Le sel de tous les oublis[1] de Yasmina Khadra[2] paru aux éditions Julliard est le roman qui suit L’outrage fait à Sarah Ikker (2019) prend comme personnage principal Adem Naît-Gacem. Son épouse Dalal l’a quitté pour aller avec son amant. Un sentiment d’abandon l’envahit, il décide de démissionner de son poste d’instituteur et de libérer le logement fonction. Il a fait des rencontres qui lui ont quelques fois fait oublier ses peines et d’autres ont fait surgir tout ce qui était enfoui.

Tout au long de la lecture, l’histoire de Adem et Dalal se perd pour laisser place aux déboires et à la corruption qui mine le pays. Les sentiments d’Adem sont très ambigus. Tantôt il est triste et tantôt il se laisse aller vers des plaisirs.
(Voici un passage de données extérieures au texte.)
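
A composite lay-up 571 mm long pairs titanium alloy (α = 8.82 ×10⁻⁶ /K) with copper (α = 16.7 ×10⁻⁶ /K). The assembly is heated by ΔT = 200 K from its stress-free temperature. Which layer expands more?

copper

α(titanium alloy) = 8.82×10⁻⁶/K vs α(copper) = 16.7×10⁻⁶/K.
Higher α expands more for the same ΔT: copper.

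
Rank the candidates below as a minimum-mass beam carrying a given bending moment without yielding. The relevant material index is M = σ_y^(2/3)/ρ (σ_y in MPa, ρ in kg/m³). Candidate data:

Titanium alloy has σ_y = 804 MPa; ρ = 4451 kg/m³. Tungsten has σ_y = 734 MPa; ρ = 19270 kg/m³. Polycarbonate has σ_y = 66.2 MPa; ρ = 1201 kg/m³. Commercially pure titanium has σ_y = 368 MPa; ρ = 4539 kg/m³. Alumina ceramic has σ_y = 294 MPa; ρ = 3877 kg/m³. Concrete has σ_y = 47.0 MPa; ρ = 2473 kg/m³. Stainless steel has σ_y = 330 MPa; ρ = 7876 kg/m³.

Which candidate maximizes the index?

Evaluate M for each candidate:
  titanium alloy: M = 19.4×10⁻³
  polycarbonate: M = 13.6×10⁻³
  alumina ceramic: M = 11.4×10⁻³
  commercially pure titanium: M = 11.3×10⁻³
  stainless steel: M = 6.06×10⁻³
  concrete: M = 5.27×10⁻³
  tungsten: M = 4.22×10⁻³
Titanium alloy has the largest M.

titanium alloy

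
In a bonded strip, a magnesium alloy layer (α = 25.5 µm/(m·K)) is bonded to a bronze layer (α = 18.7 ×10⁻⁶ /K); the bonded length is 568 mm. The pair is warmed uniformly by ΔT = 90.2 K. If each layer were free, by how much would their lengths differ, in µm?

Δα = |25.5 − 18.7|×10⁻⁶/K = 6.80×10⁻⁶/K.
ΔL_mismatch = Δα·L·ΔT = 6.80×10⁻⁶ × 568.0 mm × 90.2 K = 348 µm.

348 µm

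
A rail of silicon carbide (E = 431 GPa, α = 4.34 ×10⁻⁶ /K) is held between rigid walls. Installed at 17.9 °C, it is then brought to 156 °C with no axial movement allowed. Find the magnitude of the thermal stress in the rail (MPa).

258 MPa

ΔT = 138.1 K. Constrained thermal stress σ = E·α·ΔT = 431.0×10³ MPa × 4.34×10⁻⁶ × 138.1 = 258 MPa (compressive).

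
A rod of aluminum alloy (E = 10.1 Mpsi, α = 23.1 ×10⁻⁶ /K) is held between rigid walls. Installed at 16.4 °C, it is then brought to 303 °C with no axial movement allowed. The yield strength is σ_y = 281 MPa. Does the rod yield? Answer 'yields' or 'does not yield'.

yields

E = 10.1 Mpsi = 69.64 GPa.
ΔT = 286.6 K. Constrained thermal stress σ = E·α·ΔT = 69.64×10³ MPa × 23.1×10⁻⁶ × 286.6 = 461 MPa (compressive).
Compare to σ_y = 281 MPa: σ ≥ σ_y, so it yields.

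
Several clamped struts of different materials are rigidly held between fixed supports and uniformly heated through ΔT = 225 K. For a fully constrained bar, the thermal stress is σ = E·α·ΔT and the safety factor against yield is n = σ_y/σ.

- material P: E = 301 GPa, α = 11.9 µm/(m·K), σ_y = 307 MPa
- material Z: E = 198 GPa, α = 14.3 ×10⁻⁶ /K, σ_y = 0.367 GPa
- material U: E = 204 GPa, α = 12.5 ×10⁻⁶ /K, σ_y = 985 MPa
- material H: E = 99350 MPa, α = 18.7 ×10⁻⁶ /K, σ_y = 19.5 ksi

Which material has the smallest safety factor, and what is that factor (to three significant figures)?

material H, n = 0.322

Per material, after unit conversion:
  material P: E = 301.0, α = 11.9, σ_y = 307.0 → σ = 806 MPa, n = 0.381
  material Z: E = 198.0, α = 14.3, σ_y = 367.0 → σ = 637 MPa, n = 0.576
  material U: E = 204.0, α = 12.5, σ_y = 985.0 → σ = 574 MPa, n = 1.72
  material H: E = 99.35, α = 18.7, σ_y = 134.4 → σ = 418 MPa, n = 0.322
Smallest n: material H with n = 0.322.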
Si ses péripéties sont mises en exergue en parcourant l’histoire de l’Algérie à la veille de l’indépendance, il reste des zones d’ombre quant au vrai statut accordé à la femme. Comment prétendre qu’elle emporte le monde avec elle si aucun pouvoir ne lui est concédé quand elle est présente ? Et pourquoi Adem se contente-t-il de dire « Mon épouse est partie avec son amant » sans manifester aucune réaction ?

Dire on partage le sel stipule le partage des moments précieux ensemble. Cette expression qui relève de la culture populaire met le lecteur dans l’univers du couple Adem et Dalal. Puisque les chagrins sont racontés, ils deviennent à l’image de ce qu’a écrit Karen Blixen : « Tous les chagrins sont supportables si on en fait une histoire ». L’histoire de Adem vacille entre le vide laissé par une épouse qui a décidé de partir et un pays qui cherche ses points de repère après l’indépendance. Adem parcourt des villes et fait la connaissance de nombreux personnages qui se proposent de l’aider, à l’instar de Mekki. C’est avec Hadda, l’épouse de ce dernier que les sentiments remontent en surface. Des interrogations s’imposent quant au sens de l’amitié, de la fidélité.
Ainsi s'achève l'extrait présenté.